前記乙号証(例えば,乙第1号証の3葉目など)によれば,「PawPaw」の文字からなる商標(以下「使用商標」という。)が表示されていることが認められる。

しかしながら,本件商標は,「パウ」の片仮名と「PAW」の欧文字とを上下二段に書してなるのに対し,使用商標は,「PawPaw」の欧文字からなるものであるから,本件商標の書体のみに変更を加えた同一の文字からなる商標,平仮名,片仮名及びローマ字の文字を相互に変更するものということができない。

そして,本件商標からは,その構成文字に相応して「パウ」の称呼が生ずるのに対し,使用商標からは,「パウパウ」の称呼が生じるものであるから,同一の称呼を生ずるものとはいえない。

また,本件商標の「PAW」の欧文字部分は,「(哺乳動物の)足,手」の意味を有する英語であることから,本件商標からは,かかる観念が生ずるのに対し,使用商標は,特定の意味合いを有しない一種の造語といえるものであるから,特定の観念が生じないものであり,同一の観念を生ずるものとはいえない。

したがって,使用商標は,本件商標と社会通念上同一の商標ということができない。

(3)商標の使用時期について

使用商標は,乙号証中の被請求人が商品カタログとする,乙第1号証3葉目及び乙第2号証2葉目等の商品写真と使用商標等が記載されたもの(以下「本件カタログ」という。
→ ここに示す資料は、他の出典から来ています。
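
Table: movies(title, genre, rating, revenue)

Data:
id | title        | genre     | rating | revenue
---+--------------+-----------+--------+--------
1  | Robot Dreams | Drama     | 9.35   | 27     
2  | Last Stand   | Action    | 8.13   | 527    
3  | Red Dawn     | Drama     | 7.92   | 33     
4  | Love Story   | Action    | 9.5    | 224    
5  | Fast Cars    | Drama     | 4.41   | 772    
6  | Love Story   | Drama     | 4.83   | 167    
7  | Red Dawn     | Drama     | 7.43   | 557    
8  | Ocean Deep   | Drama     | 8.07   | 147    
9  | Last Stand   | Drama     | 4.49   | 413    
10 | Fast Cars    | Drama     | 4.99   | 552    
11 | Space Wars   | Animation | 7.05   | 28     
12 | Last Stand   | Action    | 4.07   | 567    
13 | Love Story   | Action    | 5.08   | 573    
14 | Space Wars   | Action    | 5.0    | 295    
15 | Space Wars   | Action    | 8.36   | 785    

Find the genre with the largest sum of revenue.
SELECT genre, SUM(revenue) as val
FROM movies
GROUP BY genre
ORDER BY val DESC
LIMIT 1

Result: Action with sum(revenue) = 2971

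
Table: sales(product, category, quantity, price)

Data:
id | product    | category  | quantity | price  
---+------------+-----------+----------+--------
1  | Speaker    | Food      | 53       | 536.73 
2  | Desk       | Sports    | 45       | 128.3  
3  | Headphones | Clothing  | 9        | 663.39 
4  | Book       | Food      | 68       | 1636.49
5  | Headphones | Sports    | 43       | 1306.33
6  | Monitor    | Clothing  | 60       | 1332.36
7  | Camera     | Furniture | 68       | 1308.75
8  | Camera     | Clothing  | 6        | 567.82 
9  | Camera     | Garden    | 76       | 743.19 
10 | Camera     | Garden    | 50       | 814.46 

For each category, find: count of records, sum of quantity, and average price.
SELECT category,
       COUNT(*) as cnt,
       SUM(quantity) as total_quantity,
       AVG(price) as avg_price
FROM sales
GROUP BY category

Result:
  Clothing: 3 records, 75 total quantity, 854.52 avg price
  Food: 2 records, 121 total quantity, 1086.61 avg price
  Furniture: 1 records, 68 total quantity, 1308.75 avg price
  Garden: 2 records, 126 total quantity, 778.83 avg price
  Sports: 2 records, 88 total quantity, 717.32 avg price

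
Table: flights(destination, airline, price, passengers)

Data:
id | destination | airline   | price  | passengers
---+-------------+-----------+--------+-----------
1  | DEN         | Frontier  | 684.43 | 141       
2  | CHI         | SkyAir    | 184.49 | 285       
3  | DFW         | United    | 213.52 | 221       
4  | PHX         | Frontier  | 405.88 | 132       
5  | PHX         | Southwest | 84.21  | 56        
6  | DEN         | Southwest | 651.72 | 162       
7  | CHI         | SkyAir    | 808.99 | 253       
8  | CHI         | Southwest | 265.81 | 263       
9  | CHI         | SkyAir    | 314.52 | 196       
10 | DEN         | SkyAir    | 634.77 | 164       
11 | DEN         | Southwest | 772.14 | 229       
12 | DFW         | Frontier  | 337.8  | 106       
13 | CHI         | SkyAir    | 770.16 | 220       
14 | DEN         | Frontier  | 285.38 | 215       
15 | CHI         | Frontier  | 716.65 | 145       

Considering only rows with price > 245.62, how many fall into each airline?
SELECT airline, COUNT(*)
FROM flights
WHERE price > 245.62
GROUP BY airline

Note: WHERE filters rows before grouping.

Result:
  Frontier: 5
  SkyAir: 4
  Southwest: 3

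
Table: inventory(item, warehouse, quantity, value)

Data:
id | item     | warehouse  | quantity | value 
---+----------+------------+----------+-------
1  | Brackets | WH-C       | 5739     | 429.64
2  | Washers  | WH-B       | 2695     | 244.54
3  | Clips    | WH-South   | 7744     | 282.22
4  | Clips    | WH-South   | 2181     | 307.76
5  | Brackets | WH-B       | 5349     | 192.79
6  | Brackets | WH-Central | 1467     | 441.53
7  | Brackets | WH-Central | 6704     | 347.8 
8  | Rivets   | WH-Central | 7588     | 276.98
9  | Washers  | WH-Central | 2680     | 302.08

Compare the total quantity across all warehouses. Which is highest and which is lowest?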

)にのみ記載されているが,本件カタログの使用の事実(特に,使用時期)が不明である。

3 むすび

以上のとおり,被請求人は,本件審判の請求の登録前3年以内に日本国内において,商標権者,専用使用権者又は通常使用権者のいずれかが,取消請求商品のいずれかについて,本件商標を使用していることを証明したものと認めることができない。

また,被請求人は,本件の取消請求商品について,本件商標を使用していないことについて正当な理由があることも明らかにしていない。

したがって,本件商標の登録は,その指定商品中,第18類「皮革製包装用容器,かばん類,袋物,携帯用化粧道具入れ」について,商標法第50条の規定により,取り消すべきものである。

よって,結論のとおり審決する。